Practices to live by:
self-awareness, high goals, confidence, discipline — and no excuses
The opening presentation by David Wall Rice, a professor of psychology at Morehouse College who works to understand and elicit “behavioral bests,” set the tone for the day. Rice provided a detailed analysis of an array of societal factors or “agencies” that tend to convince young black and Latino men that they are “the cultural other” and “less than” — including a lot of popular culture such as music and film that “allow for the persistence of the ‘Invisible Man’” (a reference to the famous 1952 novel by Ralph Ellison that examined issues facing African Americans in his era).
Rice also offered an array of strategies for overcoming myths and stereotypes, based on the work of his Identity Orchestration Research Lab at Morehouse. Underlying all the strategies was a focus on what he calls personality “orchestration”: being simultaneously “visible, balanced and healthy.”

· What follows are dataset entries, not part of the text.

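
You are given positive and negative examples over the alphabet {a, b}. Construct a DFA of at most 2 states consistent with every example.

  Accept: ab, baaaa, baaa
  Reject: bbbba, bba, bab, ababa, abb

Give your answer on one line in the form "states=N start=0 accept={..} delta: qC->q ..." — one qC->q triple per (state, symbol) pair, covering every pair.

Fold the examples into a partial DFA from state 0: repeatedly fix the first undefined (state, symbol) met by the shortest-then-alphabetical prefix, trying targets in increasing order and rejecting any under which an Accept and a Reject string meet in one state with the same remainder; add a state when all current targets are rejected. Accepting states are where Accept strings end.
a: 0a undefined. 0a->0: ok.
b: 0b undefined. 0b->0: no, ab/bbbba meet in 0. Open state 1: 0b->1.
ba: 1a undefined. 1a->0: no, ab/bab meet in 1. 1a->1: ok.
bb: 1b undefined. 1b->0: ok.
All examples now run through 2 states with every (state, symbol) defined. Accept strings end in {1}, Reject strings end in {0}; accept={1}.

states=2 start=0 accept={1} delta: 0a->0 0b->1 1a->1 1b->0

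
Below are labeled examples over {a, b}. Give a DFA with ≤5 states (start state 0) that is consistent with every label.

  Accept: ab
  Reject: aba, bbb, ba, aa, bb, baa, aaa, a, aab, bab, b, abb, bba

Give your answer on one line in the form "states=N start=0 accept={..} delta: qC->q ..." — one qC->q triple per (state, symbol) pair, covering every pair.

states=4 start=0 accept={3} delta: 0a->1 0b->2 1a->0 1b->3 2a->0 2b->0 3a->0 3b->0

Grow the machine one transition at a time. Run the examples from 0; the earliest place one falls off (shortest prefix, ties alphabetical) gets sent to the lowest-numbered state that keeps every Accept/Reject pair distinguishable — a pair clashes when both reach the same state with identical unread suffix — and to a fresh state only if none does.
a: 0a undefined. 0a->0: no, ab/aab meet in 0 with "b" left. Open state 1: 0a->1.
b: 0b undefined. 0b->0: no, ab/bab meet in 1 with "b" left. 0b->1: no, ab/bb meet in 1 with "b" left. Open state 2: 0b->2.
aa: 1a undefined. 1a->0: ok.
ab: 1b undefined. 1b->0: no, ab/aa meet in 0. 1b->1: no, ab/aaa meet in 1. 1b->2: no, ab/aab meet in 2. Open state 3: 1b->3.
ba: 2a undefined. 2a->0: ok.
bb: 2b undefined. 2b->0: ok.
aba: 3a undefined. 3a->0: ok.
abb: 3b undefined. 3b->0: ok.
All examples now run through 4 states with every (state, symbol) defined. Accept strings end in {3}, Reject strings end in {0,1,2}; accept={3}.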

An alumni panel featured two African American alumni — 1992 Bates graduate Robb Brown and 1998 Colby graduate Jay Scott-Harris— and one Latino alumnus, 2000 Bowdoin graduate Hajmil Carr; all of them successful entrepreneurs.
The alumni were candid about the stereotype challenges of both their days as college students and their business careers, offering many personal examples. Their stories about the business world demonstrated that even very successful careers involve encounters with adversity — sometimes heavy doses of it — and after a loss, winners immediately start looking for the next success. They urged the students to begin networking in college, rely heavily on the thinking skills their educations will cultivate and have great confidence in themselves.

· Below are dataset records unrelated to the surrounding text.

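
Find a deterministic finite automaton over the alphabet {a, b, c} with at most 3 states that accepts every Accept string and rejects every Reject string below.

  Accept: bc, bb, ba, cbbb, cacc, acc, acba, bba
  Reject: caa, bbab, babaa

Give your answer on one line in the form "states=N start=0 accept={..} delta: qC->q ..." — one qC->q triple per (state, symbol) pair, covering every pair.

State merging on the prefix tree: take the shortest (then alphabetical) example prefix whose next move is undefined and point that move at state 0, else 1, else 2, ...; a target is out if some Accept/Reject pair would then sit in one state with the same input left (inseparable). If every existing state is out, open a new one.
a: 0a undefined. 0a->0: ok.
b: 0b undefined. 0b->0: no, bb/bbab meet in 0. Open state 1: 0b->1.
c: 0c undefined. 0c->0: no, cacc/caa meet in 0. 0c->1: ok.
ba: 1a undefined. 1a->0: no, ba/caa meet in 0. 1a->1: no, ba/caa meet in 1. Open state 2: 1a->2.
bb: 1b undefined. 1b->0: ok.
bc: 1c undefined. 1c->0: ok.
bab: 2b undefined. 2b->0: no, bc/babaa meet in 0. 2b->1: ok.
caa: 2a undefined. 2a->0: no, bc/caa meet in 0. 2a->1: ok.
cac: 2c undefined. 2c->0: no, cacc/caa meet in 1. 2c->1: ok.
All examples now run through 3 states with every (state, symbol) defined. Accept strings end in {0,2}, Reject strings end in {1}; accept={0,2}.

states=3 start=0 accept={0,2} delta: 0a->0 0b->1 0c->1 1a->2 1b->0 1c->0 2a->1 2b->1 2c->1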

A faculty panel was equally encouraging. Joseph Atkins, visiting assistant professor of psychology and coordinator of multicultural student programs at Colby, strongly recommended finding a faculty or administrative mentor and listening carefully to their advice on succeeding in studies. Tashia Bradley, associate dean of students at Colby, added that women can be very effective mentors for men, provided that men don’t impose their own stereotypes on women mentors, effectively trying to convert them into either mother figures or romantic interests. Marcus Bruce, a 1977 graduate of Bates who is now the institution’s Benjamin E. Mays Professor of Religious Studies, urged the students to find a “calling” and follow it devotedly. Brian Purnell, assistant professor of Africana studies at Bowdoin, urged the students to embrace being intellectual and deal with race-based questions.

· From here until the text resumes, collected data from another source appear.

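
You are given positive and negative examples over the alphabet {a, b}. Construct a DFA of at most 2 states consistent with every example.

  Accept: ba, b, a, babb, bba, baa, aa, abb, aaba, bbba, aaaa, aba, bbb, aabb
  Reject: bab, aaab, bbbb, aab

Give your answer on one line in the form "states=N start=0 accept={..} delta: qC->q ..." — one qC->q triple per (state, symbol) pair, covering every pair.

states=2 start=0 accept={1} delta: 0a->1 0b->1 1a->1 1b->0

State merging on the prefix tree: take the shortest (then alphabetical) example prefix whose next move is undefined and point that move at state 0, else 1, else 2, ...; a target is out if some Accept/Reject pair would then sit in one state with the same input left (inseparable). If every existing state is out, open a new one.
a: 0a undefined. 0a->0: no, b/aaab meet in 0 with "b" left. Open state 1: 0a->1.
b: 0b undefined. 0b->0: no, b/bbbb meet in 0. 0b->1: ok.
aa: 1a undefined. 1a->0: no, b/bab meet in 1. 1a->1: ok.
ab: 1b undefined. 1b->0: ok.
All examples now run through 2 states with every (state, symbol) defined. Accept strings end in {1}, Reject strings end in {0}; accept={1}.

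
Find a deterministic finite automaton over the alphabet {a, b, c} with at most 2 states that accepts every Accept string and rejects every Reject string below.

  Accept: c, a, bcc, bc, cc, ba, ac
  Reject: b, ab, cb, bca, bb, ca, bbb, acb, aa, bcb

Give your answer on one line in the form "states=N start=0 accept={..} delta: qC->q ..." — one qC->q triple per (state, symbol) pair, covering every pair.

Fold the examples into a partial DFA from state 0: repeatedly fix the first undefined (state, symbol) met by the shortest-then-alphabetical prefix, trying targets in increasing order and rejecting any under which an Accept and a Reject string meet in one state with the same remainder; add a state when all current targets are rejected. Accepting states are where Accept strings end.
a: 0a undefined. 0a->0: no, a/aa meet in 0. Open state 1: 0a->1.
b: 0b undefined. 0b->0: ok.
c: 0c undefined. 0c->0: no, c/b meet in 0. 0c->1: ok.
aa: 1a undefined. 1a->0: ok.
ab: 1b undefined. 1b->0: ok.
ac: 1c undefined. 1c->0: no, bcc/b meet in 0. 1c->1: ok.
All examples now run through 2 states with every (state, symbol) defined. Accept strings end in {1}, Reject strings end in {0}; accept={1}.

states=2 start=0 accept={1} delta: 0a->1 0b->0 0c->1 1a->0 1b->0 1c->1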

The event concluded with a dinner presentation by Ozzie Jones, a 1992 Bates graduate who has become a successful theater and film writer and director. Focusing on the current state of opportunities and challenges for young black and Latino graduates of schools like Bates, Bowdoin and Colby, he contended that they have more opportunity than ever, though they may still face oppression and injustices — and many of their peers with less outstanding educations will encounter far more. “‘The machine’ [society’s power structure] loves ya’ll!,” he said several times. In the end, he added, participants have no excuse for holding themselves to any standard lower than great success.
Where to from here?
At the end of the day, just before a concluding dinner, Bates’ Ruiz was pleased with the results: “I found this to be a great group, and I found that the sense of estrangement I’ve often felt before and in college is not unique. We got really practical advice from people who’ve walked this path before us. The day has gone really well.” Ruiz added that he’s hoping the conference will become an annual event.
Jarred Kennedy-Loving, a Bowdoin first-year student from Boston, concurred. “I’m so happy today with everything we heard and discussed here,” he said. “Now it’s all about initiative: What are you going to do with what you learned here? At the end of the day, I want to make a difference on my campus.”